Daniel was sent to meet Michael at the infamous Mayfair fish restaurant, Scotts. Michael had the seafood cocktail and the fish & chips (which he always has). Sitting nervously, Daniel had the same. When the waiter approached, Michael said ‘we’ll have two of what I have.’ They discussed the Harry Brown project, and Caine suggested an idea, while pausing to think on Caine’s thought, Sir Michael said, ‘I’ll have lots of ideas, and most of ‘em will be shit, but there might be the occasional diamond in there, anyway, when we make the film, you’re the boss, so I’ll do what you say.’ “He’s got that fantastic traditional working ethic of his generation, he’ll never stop working” says Daniel. Sir Michael Caine wrote in his autobiography that the film was one of his top 10 films he’d ever worked on.

Daniel has recently finished working on his second feature film, The Keeping Room (2014) written by Julia Hart, which was filmed entirely in Romania, doubling for North Carolina – the area has become a hub for movie making in recent years. Set in the dying days of the American Civil War, the film tells the story of three women fighting to survive in desperate times where the antagonists are two rogue soldiers. The film differentiates from the conventional western as it has the three women in the centre roles, with men placed in the side lines. Daniel discusses how it was to have this departure: “It was a fantastic opportunity to make a film with such strong female characters. In most films, the women’s roles are reduced to the love interest where the only conversation they have is about the men in the film.” The Keeping Room premiered at the Toronto Film Festival in September and distribution has already been sold in the UK to Lionsgate, who also distributed his previous project. The Keeping Room will be released in the UK early next year.
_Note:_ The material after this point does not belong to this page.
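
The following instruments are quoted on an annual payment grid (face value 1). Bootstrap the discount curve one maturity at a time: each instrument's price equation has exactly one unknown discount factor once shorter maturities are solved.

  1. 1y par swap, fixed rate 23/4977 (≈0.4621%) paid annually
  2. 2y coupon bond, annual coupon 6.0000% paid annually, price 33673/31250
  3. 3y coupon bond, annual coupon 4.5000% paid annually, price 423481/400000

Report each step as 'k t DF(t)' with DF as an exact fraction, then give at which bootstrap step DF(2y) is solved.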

Daniel’s projects have often begun at his kitchen table top, starting on the production of a script between director and writer. The industry has helped him to develop as an individual and created a foundation for his confidence. “I’m a student of body language, I endlessly observe people, watch what they do and how they do it, this feeds my work, and helps to make it both natural and real” he says.
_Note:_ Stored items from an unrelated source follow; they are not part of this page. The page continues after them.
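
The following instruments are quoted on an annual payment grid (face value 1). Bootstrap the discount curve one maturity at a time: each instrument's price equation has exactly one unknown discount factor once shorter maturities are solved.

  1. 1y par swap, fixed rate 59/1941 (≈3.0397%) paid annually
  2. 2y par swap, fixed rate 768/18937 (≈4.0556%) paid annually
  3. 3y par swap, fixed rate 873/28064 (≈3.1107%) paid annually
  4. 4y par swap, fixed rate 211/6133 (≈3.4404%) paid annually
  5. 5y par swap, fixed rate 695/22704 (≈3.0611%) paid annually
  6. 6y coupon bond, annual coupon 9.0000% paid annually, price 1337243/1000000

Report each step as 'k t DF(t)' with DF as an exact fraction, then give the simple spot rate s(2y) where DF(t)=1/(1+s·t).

step 1 [1y] swap r/1=59/1941: DF=(1 − 59/1941·(0))/(1+59/1941) = 1941/2000 ≈ 0.970500
step 2 [2y] swap r/1=768/18937: DF=(1 − 768/18937·(0.970500))/(1+768/18937) = 577/625 ≈ 0.923200
step 3 [3y] swap r/1=873/28064: DF=(1 − 873/28064·(0.970500+0.923200))/(1+873/28064) = 9127/10000 ≈ 0.912700
step 4 [4y] swap r/1=211/6133: DF=(1 − 211/6133·(0.970500+0.923200+0.912700))/(1+211/6133) = 4367/5000 ≈ 0.873400
step 5 [5y] swap r/1=695/22704: DF=(1 − 695/22704·(0.970500+0.923200+0.912700+0.873400))/(1+695/22704) = 861/1000 ≈ 0.861000
step 6 [6y] bond c/1=9/100: DF=(1337243/1000000 − 9/100·(0.970500+0.923200+0.912700+0.873400+0.861000))/(1+9/100) = 8519/10000 ≈ 0.851900

1 1 1941/2000
2 2 577/625
3 3 9127/10000
4 4 4367/5000
5 5 861/1000
6 6 8519/10000
s(2y) = (1/(577/625) − 1)/(2) = 24/577 ≈ 4.1594%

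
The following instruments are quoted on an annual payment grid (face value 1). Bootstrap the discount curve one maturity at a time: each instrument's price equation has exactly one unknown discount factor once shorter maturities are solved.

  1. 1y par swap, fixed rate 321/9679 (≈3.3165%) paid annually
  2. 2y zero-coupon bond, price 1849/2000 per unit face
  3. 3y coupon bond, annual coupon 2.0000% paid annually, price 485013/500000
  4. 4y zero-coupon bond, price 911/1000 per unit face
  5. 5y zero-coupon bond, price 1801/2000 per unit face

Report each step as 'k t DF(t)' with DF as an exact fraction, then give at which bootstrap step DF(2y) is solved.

step 1 [1y] swap r/1=321/9679: DF=(1 − 321/9679·(0))/(1+321/9679) = 9679/10000 ≈ 0.967900
step 2 [2y] zero: DF = P = 1849/2000 ≈ 0.924500
step 3 [3y] bond c/1=1/50: DF=(485013/500000 − 1/50·(0.967900+0.924500))/(1+1/50) = 9139/10000 ≈ 0.913900
step 4 [4y] zero: DF = P = 911/1000 ≈ 0.911000
step 5 [5y] zero: DF = P = 1801/2000 ≈ 0.900500

1 1 9679/10000
2 2 1849/2000
3 3 9139/10000
4 4 911/1000
5 5 1801/2000
DF(2y) is solved at step 2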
Today his career is looking bright; he is able to work on personal projects as scripts keep flying in. He has decided, as ever, that he is going to choose his next very carefully, feeling strongly that creativity cannot be forced. The process for Daniel is always born of the story. He will always want to affect people with his filmography, he wants to tell stories that pass on a message and cause people to ask questions. He wants to treat the audience with intelligence, rather than force-feed them. He wants the audience to be moved by his films, for them to cause and create conversation. Living along Colville Place, we dip in and out of conversation about many local businesses, florists and restaurants. We discuss the meaning of local, we talk on and on about the elusive thing that is working creatively, Daniel is somebody I admire for his unique way of making creativity happen.